I think your comment on multiple formats is a great idea. I'm considering also adding an initialization setting to do binary or text format. I think text is quite good enough, but I'm very curious if binary would be much of a win in terms of space requirements and parsing speed. My intuition says no... Memory is a bit cheap these days, so personally I do not expect to need binary formats to keep space on-disk down. Also when applying patches and whatnot diffs get really ugly in binary and have an easier time with text. And with the current implementation I don't see a way binary would be particularly faster, except for perhaps less whitespace to churn through - but I imagine this will be negligible for my goals.

To/From disk with the same function is a really good feature. I'm glad to hear you were thinking about this as well.

You're right, I ended up having two very different implementations under the hood for to-disk compared to from-disk. To-disk was nearly trivial. From-disk involved parsing the entire file into a DOM. That way when the user is looking up keys they can do so out-of-order, or in nearly whatever order they like. The `kv_reset` function actually fully parses the input. Then the rest of the `kv_key` and `kv_val` functions just poke into the internal data structures to fetch pre-parsed values.

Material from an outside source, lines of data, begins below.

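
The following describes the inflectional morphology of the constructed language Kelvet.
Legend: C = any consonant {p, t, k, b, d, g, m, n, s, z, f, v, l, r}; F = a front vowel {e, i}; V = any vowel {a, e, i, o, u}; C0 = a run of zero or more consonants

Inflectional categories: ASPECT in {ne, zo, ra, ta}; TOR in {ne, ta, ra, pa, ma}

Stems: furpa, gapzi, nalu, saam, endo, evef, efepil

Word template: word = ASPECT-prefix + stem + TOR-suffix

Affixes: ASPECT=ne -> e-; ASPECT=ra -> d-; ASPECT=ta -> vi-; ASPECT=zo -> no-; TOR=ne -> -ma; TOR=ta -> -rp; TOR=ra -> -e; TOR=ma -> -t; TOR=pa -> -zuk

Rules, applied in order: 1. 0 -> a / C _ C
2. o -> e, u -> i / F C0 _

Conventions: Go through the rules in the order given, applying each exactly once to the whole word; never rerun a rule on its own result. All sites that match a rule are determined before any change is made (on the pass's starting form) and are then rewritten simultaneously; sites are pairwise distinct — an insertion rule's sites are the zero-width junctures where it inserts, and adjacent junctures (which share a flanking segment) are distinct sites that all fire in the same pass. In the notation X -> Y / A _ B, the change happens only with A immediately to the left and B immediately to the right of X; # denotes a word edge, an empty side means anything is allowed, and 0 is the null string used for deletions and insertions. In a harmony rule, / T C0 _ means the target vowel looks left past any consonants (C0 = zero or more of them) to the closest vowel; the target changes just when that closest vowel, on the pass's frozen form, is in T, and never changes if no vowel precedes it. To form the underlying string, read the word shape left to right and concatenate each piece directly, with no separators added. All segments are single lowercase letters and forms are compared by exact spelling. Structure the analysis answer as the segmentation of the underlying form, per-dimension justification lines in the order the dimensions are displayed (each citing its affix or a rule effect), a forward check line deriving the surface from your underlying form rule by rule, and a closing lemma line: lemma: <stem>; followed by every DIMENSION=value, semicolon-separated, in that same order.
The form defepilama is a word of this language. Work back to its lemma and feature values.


underlying: d-efepil-ma
ASPECT=ra - signalled by the affix d-
TOR=ne - signalled by the affix -ma
check: defepilma -> defepilama -> defepilama
lemma: efepil; ASPECT=ra; TOR=ne


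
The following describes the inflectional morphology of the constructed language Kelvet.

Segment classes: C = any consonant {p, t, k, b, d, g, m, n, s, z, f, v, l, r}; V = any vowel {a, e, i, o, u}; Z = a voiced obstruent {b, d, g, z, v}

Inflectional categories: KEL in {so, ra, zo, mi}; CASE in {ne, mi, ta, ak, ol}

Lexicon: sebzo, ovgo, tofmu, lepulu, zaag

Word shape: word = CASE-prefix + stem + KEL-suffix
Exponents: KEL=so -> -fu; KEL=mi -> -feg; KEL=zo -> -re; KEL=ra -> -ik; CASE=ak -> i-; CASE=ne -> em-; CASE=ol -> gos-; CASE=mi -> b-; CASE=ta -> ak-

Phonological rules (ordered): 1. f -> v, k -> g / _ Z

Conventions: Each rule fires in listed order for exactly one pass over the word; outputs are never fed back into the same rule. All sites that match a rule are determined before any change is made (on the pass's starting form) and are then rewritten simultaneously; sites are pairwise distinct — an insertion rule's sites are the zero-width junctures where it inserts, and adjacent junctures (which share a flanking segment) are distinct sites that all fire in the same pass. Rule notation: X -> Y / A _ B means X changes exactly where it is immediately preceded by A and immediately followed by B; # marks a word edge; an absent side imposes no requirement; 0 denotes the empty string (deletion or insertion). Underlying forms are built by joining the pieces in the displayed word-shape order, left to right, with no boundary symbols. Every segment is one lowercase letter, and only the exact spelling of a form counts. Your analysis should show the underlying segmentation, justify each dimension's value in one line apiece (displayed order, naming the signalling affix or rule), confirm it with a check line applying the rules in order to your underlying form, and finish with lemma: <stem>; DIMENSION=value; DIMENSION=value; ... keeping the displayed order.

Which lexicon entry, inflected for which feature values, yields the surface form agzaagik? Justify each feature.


underlying: ak-zaag-ik
KEL=ra - signalled by the affix -ik
CASE=ta - signalled by the affix ak-
check: akzaagik -> agzaagik
lemma: zaag; KEL=ra; CASE=ta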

It was annoyingly complicated in terms of recursion. I ended up with a little piece like this at one point.

Code:
struct kv_string_t
{
    uint8_t* str = NULL;
    int len = 0;
};

union kv_union_t
{
    kv_union_t() {}

    int64_t ival;
    double dval;
    kv_string_t sval;
    kv_string_t bval;
    int object_index;
};

struct kv_val_t
{
    kv_type_t type = KV_TYPE_NULL;
    kv_union_t u;
    array<kv_val_t> aval;
};

struct kv_field_t
{
    kv_string_t key;
    kv_val_t val;
};

struct kv_object_t
{
    int parent_index = ~0;
    int parsing_array = 0;

    kv_string_t key;
    array<kv_field_t> fields;
};

So a value is a union, or an array of value's. The recursive definition is a little weird, and it took me a good number of hours just thinking about how to get this to even compile.

I hate recursion, so this was really painful. Eventually I got some short parsing functions down. It's mostly an LL(1) recursive descent style parser, so there's a function for parsing an object, a value, a key, etc.